The analysis shows it currently takes a home price decline of around 25 per cent or more from February two years ago to produce a mortgage payment decrease of more than $100 a month.
But the good news for homebuyers is limited. The gains are typically modest and concentrated in mid-sized cities and smaller communities in Ontario, which saw the sharpest housing corrections since early 2022.
And in the absence of sizable increases to the housing supply, any affordability gains are likely to be short-lived, with buyer demand bound to quickly push up prices, CIBC Capital Markets deputy chief economist Benjamin Tal said, commenting on The Globe’s analysis.
“What we’re seeing now is a situation in which we are planting the seeds for some increasing prices down the road,” Mr. Tal said.
The Globe calculated mortgage payments in more than 20 markets tracked by the Canadian Real Estate Association. The analysis relies on estimates of the price of a typical home in February, 2022, and in December, 2023, the latest available data.
To calculate mortgage payments at the peak of the pandemic housing boom, The Globe used a rate of 2.94 per cent.
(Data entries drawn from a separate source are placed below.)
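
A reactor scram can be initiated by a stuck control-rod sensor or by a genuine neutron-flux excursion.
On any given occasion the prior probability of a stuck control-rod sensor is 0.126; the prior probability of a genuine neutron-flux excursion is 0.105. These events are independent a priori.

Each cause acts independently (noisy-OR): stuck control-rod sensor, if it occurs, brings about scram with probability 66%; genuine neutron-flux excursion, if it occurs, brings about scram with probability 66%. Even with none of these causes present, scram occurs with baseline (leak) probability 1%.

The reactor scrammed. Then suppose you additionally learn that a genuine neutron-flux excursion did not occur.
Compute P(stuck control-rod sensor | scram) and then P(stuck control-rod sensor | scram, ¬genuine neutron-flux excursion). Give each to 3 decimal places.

P(stuck control-rod sensor | scram) ≈ 0.557; P(stuck control-rod sensor | scram, ¬genuine neutron-flux excursion) ≈ 0.905

Under noisy-OR, P(scram | causes) = 1 − (1−0.01)·∏(1−qᵢ) over the active causes.
Weight on stuck control-rod sensor=true, given the evidence: 0.074812 + 0.011716 = 0.086528
Normalizer over all consistent configurations: 0.01·0.874·0.895 + 0.6634·0.874·0.105 + 0.6634·0.126·0.895 + 0.885556·0.126·0.105 = 0.155230
P(stuck control-rod sensor | scram) = 0.086528/0.155230 ≈ 0.557

Now condition on the additional information:
Numerator (weight on configurations with stuck control-rod sensor): 0.6634*0.126 = 0.083588
The normalizing constant is 0.01*0.874 + 0.6634*0.126 = 0.092328
P(stuck control-rod sensor | scram, ¬genuine neutron-flux excursion) = 0.083588/0.092328 ≈ 0.905
With genuine neutron-flux excursion excluded, stuck control-rod sensor must carry more of the explanatory weight for the scram.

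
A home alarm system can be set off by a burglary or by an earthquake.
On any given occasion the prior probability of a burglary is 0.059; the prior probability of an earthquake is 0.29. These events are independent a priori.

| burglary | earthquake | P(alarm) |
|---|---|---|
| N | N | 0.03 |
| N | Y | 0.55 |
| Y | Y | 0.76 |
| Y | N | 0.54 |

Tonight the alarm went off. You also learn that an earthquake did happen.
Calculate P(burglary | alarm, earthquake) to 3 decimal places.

Sum P(alarm|·) weighted by the priors over both values of burglary:
  P(alarm | earthquake) = 0.55·0.941 + 0.76·0.059
        = 0.517550 + 0.044840 = 0.562390
Keeping only the burglary-present terms gives 0.044840, so
  P(burglary | alarm, earthquake) = 0.044840 / 0.562390 ≈ 0.080

P(burglary | alarm, earthquake) ≈ 0.080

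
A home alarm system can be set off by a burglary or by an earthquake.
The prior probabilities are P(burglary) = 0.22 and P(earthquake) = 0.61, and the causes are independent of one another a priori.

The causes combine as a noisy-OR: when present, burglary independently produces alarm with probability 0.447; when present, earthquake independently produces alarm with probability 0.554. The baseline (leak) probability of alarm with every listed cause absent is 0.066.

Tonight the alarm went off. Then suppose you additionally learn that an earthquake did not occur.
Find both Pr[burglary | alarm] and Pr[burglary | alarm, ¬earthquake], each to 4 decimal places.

Under noisy-OR, P(alarm | causes) = 1 − (1−0.066)·∏(1−qᵢ) over the active causes.
Numerator (weight on configurations with burglary): 0.041484 + 0.103286 = 0.144770
Denominator P(alarm): 0.066*0.78*0.39 + 0.583436*0.78*0.61 + 0.483498*0.22*0.39 + 0.76964*0.22*0.61 = 0.442446
Posterior = 0.144770 / 0.442446 ≈ 0.3272

Now also conditioning on earthquake≠true:
Numerator (weight on configurations with burglary): 0.483498*0.22 = 0.106370
The normalizing constant is 0.066*0.78 + 0.483498*0.22 = 0.157850
P(burglary | alarm, ¬earthquake) = 0.106370/0.157850 ≈ 0.6739
Ruling out earthquake raises the posterior on burglary — the flip side of explaining away.

Pr[burglary | alarm] ≈ 0.3272; Pr[burglary | alarm, ¬earthquake] ≈ 0.6739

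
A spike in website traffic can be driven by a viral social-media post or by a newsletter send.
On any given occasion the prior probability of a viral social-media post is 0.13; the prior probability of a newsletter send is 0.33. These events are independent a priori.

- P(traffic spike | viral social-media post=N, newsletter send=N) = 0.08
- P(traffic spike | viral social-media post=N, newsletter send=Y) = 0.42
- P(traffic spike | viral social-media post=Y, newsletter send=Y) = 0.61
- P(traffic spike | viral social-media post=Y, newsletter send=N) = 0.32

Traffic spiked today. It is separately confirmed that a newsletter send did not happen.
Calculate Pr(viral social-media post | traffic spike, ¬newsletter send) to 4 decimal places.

P(traffic spike | ¬newsletter send) = 0.08×0.87 + 0.32×0.13 = 0.069600 + 0.041600 = 0.111200
Restricting to configurations with viral social-media post present: 0.32×0.13 = 0.041600.
So P(viral social-media post | traffic spike, ¬newsletter send) = 0.041600/0.111200 ≈ 0.3741.

Pr(viral social-media post | traffic spike, ¬newsletter send) ≈ 0.3741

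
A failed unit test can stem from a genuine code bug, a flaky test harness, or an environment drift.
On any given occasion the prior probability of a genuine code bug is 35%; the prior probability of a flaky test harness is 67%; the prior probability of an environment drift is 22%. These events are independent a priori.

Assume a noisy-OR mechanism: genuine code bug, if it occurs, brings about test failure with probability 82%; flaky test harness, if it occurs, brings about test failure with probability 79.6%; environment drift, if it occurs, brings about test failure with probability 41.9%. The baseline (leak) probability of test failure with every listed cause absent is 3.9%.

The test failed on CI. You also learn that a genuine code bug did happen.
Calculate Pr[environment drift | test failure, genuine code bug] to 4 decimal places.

Pr[environment drift | test failure, genuine code bug] ≈ 0.2263

Under noisy-OR, P(test failure | causes) = 1 − (1−0.039)·∏(1−qᵢ) over the active causes.
For the numerator, keep only environment drift=true terms: 0.065304 + 0.144378 = 0.209682
Denominator P(test failure | genuine code bug): 0.82702*0.33*0.78 + 0.899499*0.33*0.22 + 0.964712*0.67*0.78 + 0.979498*0.67*0.22 = 0.926715
Posterior = 0.209682 / 0.926715 ≈ 0.2263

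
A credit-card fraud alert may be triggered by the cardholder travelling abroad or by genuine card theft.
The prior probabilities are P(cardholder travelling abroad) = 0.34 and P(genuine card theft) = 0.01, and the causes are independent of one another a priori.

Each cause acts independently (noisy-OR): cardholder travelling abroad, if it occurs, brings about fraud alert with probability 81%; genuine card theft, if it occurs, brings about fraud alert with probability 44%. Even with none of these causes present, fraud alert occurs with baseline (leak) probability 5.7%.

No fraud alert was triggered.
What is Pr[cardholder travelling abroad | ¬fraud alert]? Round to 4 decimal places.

Pr[cardholder travelling abroad | ¬fraud alert] ≈ 0.0892

Under noisy-OR, P(fraud alert | causes) = 1 − (1−0.057)·∏(1−qᵢ) over the active causes.
P(¬fraud alert) = 0.943*0.66*0.99 + 0.52808*0.66*0.01 + 0.17917*0.34*0.99 + 0.100335*0.34*0.01 = 0.616156 + 0.003485 + 0.060309 + 0.000341 = 0.680291
Of this, 0.060650 comes from 0.060309 + 0.000341 (the cardholder travelling abroad=true cases).
P(cardholder travelling abroad | ¬fraud alert) = 0.060650 / 0.680291 ≈ 0.0892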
That was the lowest nationally available five-year fixed rate for purchases that don’t require mortgage default insurance in mid-February of 2022, according to MortgageLogic.news.
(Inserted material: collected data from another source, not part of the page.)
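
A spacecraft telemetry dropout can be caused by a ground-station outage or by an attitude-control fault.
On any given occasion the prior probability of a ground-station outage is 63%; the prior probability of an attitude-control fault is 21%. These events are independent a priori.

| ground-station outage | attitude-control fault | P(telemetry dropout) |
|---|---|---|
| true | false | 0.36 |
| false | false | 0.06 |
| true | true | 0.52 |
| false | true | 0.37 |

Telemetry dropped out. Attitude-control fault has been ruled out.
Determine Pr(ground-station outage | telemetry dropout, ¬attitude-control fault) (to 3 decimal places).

Pr(ground-station outage | telemetry dropout, ¬attitude-control fault) ≈ 0.911

By total probability over both values of ground-station outage:
  P(telemetry dropout | ¬attitude-control fault) = 0.06*0.37 + 0.36*0.63
        = 0.022200 + 0.226800 = 0.249000
Keeping only the ground-station outage-present terms gives 0.226800, so
  P(ground-station outage | telemetry dropout, ¬attitude-control fault) = 0.226800 / 0.249000 ≈ 0.911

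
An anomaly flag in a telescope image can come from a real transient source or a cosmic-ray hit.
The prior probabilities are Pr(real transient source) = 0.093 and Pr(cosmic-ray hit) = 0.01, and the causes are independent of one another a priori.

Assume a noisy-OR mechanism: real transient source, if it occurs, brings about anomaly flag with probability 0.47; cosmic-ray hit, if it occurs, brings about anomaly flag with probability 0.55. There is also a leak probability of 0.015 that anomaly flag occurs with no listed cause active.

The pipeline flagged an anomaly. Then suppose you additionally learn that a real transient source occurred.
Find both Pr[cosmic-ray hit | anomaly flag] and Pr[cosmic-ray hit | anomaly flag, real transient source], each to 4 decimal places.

Pr[cosmic-ray hit | anomaly flag] ≈ 0.0911; Pr[cosmic-ray hit | anomaly flag, real transient source] ≈ 0.0159

Under noisy-OR, P(anomaly flag | causes) = 1 − (1−0.015)·∏(1−qᵢ) over the active causes.
Numerator (weight on configurations with cosmic-ray hit): 0.005050 + 0.000712 = 0.005762
Normalizer over all consistent configurations: 0.015·0.907·0.99 + 0.55675·0.907·0.01 + 0.47795·0.093·0.99 + 0.765078·0.093·0.01 = 0.063236
Posterior = 0.005762 / 0.063236 ≈ 0.0911

Now also conditioning on real transient source=true:
Numerator (weight on configurations with cosmic-ray hit): 0.765078·0.01 = 0.007651
Normalizer over all consistent configurations: 0.47795·0.99 + 0.765078·0.01 = 0.480821
P(cosmic-ray hit | anomaly flag, real transient source) = 0.007651/0.480821 ≈ 0.0159
Conditioning on real transient source lowers the posterior on cosmic-ray hit: the classic explaining-away effect in a common-effect structure.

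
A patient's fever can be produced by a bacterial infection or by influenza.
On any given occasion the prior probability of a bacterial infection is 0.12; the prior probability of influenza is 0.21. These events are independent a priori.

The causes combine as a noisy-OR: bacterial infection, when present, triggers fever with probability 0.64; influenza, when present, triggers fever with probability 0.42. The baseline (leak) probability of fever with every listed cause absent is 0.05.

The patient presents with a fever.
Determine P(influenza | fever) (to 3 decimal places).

Under noisy-OR, P(fever | causes) = 1 − (1−0.05)·∏(1−qᵢ) over the active causes.
For the numerator, keep only influenza=true terms: 0.082975 + 0.020201 = 0.103176
Denominator P(fever): 0.05*0.88*0.79 + 0.449*0.88*0.21 + 0.658*0.12*0.79 + 0.80164*0.12*0.21 = 0.200314
Posterior = 0.103176 / 0.200314 ≈ 0.515

P(influenza | fever) ≈ 0.515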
For an estimate of mortgage payments for today’s buyers, The Globe used a 5.29 per cent rate, the current lowest five-year fixed rate. The calculations assume buyers have a 20-per-cent down payment and will take 25 years to pay off the mortgage.
Those steep price declines are mostly found in Ontario. In Cambridge, for example, where prices have dropped 28 per cent from their peak, a buyer today would likely face monthly mortgage payments around $300 lower for a typical home. Buyers will find similar conditions in London, Waterloo, Hamilton and Oakville.
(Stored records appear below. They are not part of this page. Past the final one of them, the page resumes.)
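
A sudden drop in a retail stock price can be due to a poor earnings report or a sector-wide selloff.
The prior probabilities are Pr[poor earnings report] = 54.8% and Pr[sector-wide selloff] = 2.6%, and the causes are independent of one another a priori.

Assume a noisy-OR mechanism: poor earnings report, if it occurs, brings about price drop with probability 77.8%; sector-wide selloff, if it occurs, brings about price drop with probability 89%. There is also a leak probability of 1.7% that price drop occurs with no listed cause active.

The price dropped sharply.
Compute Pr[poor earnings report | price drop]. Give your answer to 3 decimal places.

Under noisy-OR, P(price drop | causes) = 1 − (1−0.017)·∏(1−qᵢ) over the active causes.
Numerator (weight on configurations with poor earnings report): 0.417273 + 0.013906 = 0.431179
Denominator P(price drop): 0.017*0.452*0.974 + 0.89187*0.452*0.026 + 0.781774*0.548*0.974 + 0.975995*0.548*0.026 = 0.449144
Posterior = 0.431179 / 0.449144 ≈ 0.960

Pr[poor earnings report | price drop] ≈ 0.960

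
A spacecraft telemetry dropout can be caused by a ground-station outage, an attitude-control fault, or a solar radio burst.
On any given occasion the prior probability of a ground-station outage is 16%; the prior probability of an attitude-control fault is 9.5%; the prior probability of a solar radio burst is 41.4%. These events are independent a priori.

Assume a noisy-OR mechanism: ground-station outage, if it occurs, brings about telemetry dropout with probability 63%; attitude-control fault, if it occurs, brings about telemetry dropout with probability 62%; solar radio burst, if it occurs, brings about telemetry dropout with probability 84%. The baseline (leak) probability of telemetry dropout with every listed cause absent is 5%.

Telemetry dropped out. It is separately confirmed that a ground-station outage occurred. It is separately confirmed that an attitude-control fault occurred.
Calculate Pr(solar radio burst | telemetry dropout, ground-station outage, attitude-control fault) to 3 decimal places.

Pr(solar radio burst | telemetry dropout, ground-station outage, attitude-control fault) ≈ 0.444

Under noisy-OR, P(telemetry dropout | causes) = 1 − (1−0.05)·∏(1−qᵢ) over the active causes.
Enumerate both values of solar radio burst and weight by the priors:
  P(telemetry dropout | ground-station outage, attitude-control fault) = 0.86643*0.586 + 0.978629*0.414
        = 0.507728 + 0.405152 = 0.912880
The terms with solar radio burst present sum to 0.405152, so
  P(solar radio burst | telemetry dropout, ground-station outage, attitude-control fault) = 0.405152 / 0.912880 ≈ 0.444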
The province also dominates the ranking of markets where prices have fallen by around 20 per cent, which currently produces mortgage payments that are roughly equal to those buyers faced two years ago, before the central bank began raising rates. Chilliwack, B.C., is the only city outside of Ontario among those analyzed to also exhibit these conditions.
In much of the rest of Canada, buyers are still contending with higher mortgage payments. In Halifax, for example, the monthly payment on a typical home is still roughly $400 higher, even though home prices are 6 per cent lower.
In Calgary, where prices are up 10 per cent since February, 2022, a new buyer would have to shoulder nearly $1,200 more a month in mortgage payments for an average home.
But for many buyers, strong wage growth over the past two years should help soften the financial pinch, said mortgage analyst Robert McLister, who runs MortgageLogic.news.
“You would find that the total affordability is not as bad as it would seem in some places if you factor in that,” Mr. McLister said.
And lower home prices mean down payments can go further to reduce the size of a mortgage and its monthly instalments.
With borrowing costs still elevated, Mr. Tal expects only a modest revival in housing activity this spring. But the affordability gains realized so far are so little that even small price increases would erase them in the absence of further interest-rate declines, he said.